Chapter 6. Orchestrating with Ansible

In this chapter, the following recipes will be addressed:

  • Installing Ansible
  • Configuring the Ansible inventory
  • Creating the template for a kickstart file
  • Creating a playbook to deploy a new VM with kickstart
  • Creating a playbook to perform system configuration tasks
  • Troubleshooting Ansible

Introduction

Ansible is an easy-to-use agentless system configuration management tool. It allows us to deploy complex configurations without the hassle of a complex interface or language.

Ansible uses playbooks, which are collections of tasks to deploy configurations and applications to multiple nodes over SSH in a controlled way. However, it doesn't stop there.

Ansible's modules, which are used to execute tasks, are all built to be idempotent in their execution.

The definition of Idempotence, according to Wikipedia, is as follows:

Idempotence (/?a?d?m'po?t?ns/ eye-d?m-poh-t?ns [citation needed]) is the property of certain operations in mathematics and computer science that can be applied multiple times without changing the result beyond the initial application.

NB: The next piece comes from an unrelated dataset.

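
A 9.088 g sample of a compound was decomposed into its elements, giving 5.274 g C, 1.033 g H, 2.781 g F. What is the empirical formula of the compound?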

In short, any module will detect the changes to be applied and perform them. If it doesn't need to change anything, it will not reapply the requested changes or interfere with file metadata.

The Ansible company also provides Tower, a paid subscription with extra features, as an add-on to Ansible. Tower provides a graphical interface to control your Ansible orchestration tool. However, this is out of the scope of this chapter.